I have just uploaded an intro paper on grammar convergence to my website, but expect some more stuff over the next few weeks and months. (This paper has just been submitted, and your feedback is welcome.) I quote from the conclusion of the paper: “If unit testing is the simple, pragmatic, and effective method to generally validate the I/O behavior of software modules, then grammar convergence is the simple, pragmatic, and effective method to keep scattered grammar knowledge in sync. In addition, the method can be used to capture the intended or the accidental differences between instances of scattered grammar knowledge. Further, grammar convergence also applies at the instance level (populated by XML trees, derivation trees, parse trees, etc.). That is, it can compare and converge data from different software artifacts.”

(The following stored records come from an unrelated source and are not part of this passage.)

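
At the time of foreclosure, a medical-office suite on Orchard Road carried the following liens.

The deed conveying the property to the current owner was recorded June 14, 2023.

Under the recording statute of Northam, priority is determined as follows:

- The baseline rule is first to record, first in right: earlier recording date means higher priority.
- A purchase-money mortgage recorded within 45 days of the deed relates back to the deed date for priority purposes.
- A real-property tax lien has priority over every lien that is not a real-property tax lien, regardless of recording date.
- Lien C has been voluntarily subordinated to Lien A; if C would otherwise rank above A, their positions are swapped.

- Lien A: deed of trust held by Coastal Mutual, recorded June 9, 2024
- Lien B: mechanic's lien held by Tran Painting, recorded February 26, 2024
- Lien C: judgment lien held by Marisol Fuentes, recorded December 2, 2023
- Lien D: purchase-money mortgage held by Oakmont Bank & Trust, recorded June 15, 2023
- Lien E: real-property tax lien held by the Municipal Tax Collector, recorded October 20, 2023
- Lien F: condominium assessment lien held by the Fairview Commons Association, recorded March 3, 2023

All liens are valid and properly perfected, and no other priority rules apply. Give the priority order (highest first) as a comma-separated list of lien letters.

E, F, D, A, B, C

Adjusting effective dates: D was recorded within the 45-day window, so its effective date is the deed date June 14, 2023.
E is a real-property tax lien, so it outranks all other liens regardless of date.
Among the remaining liens, by effective date: F (March 3, 2023), D (June 14, 2023), C (December 2, 2023), B (February 26, 2024), A (June 9, 2024).
C would otherwise be senior to A, so under the subordination agreement C and A exchange positions.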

Final plug: Are you attending SLE 2008 – the First International Conference on Software Language Engineering? It’s end of September in Toulouse (which is in France, for geographically challenged readers). The scientific quality of the event taken for granted, let me mention that I have heard of phenomenal cuisine aspects. Please consider attending. This conference on Software Language Engineering unites some communities that previously had mainly workshops as their forum. Imagine this: we had 100+ abstract submissions for this first iteration of the conference. Well, 90 sharp actually made the deadline in the end and submitted a proper paper. So we will have 18 papers over 2 days in the enjoyable surroundings of Toulouse and the MODELS conference with its various workshops – many of them also relevant for Software Language Engineers. Looking at the program, I see folks with background in refactoring, compiler construction, programming languages, declarative programming and executable specification, visual languages, modeling languages, formal methods, grammar-based programming, software transformation, software re- and reverse engineering, and model-driven development. Of course, I am biased, but this is a conference where I am sure that my broad interests are sufficient to appreciate each and every paper. The key is that all presentations assemble around the notion of software language engineering.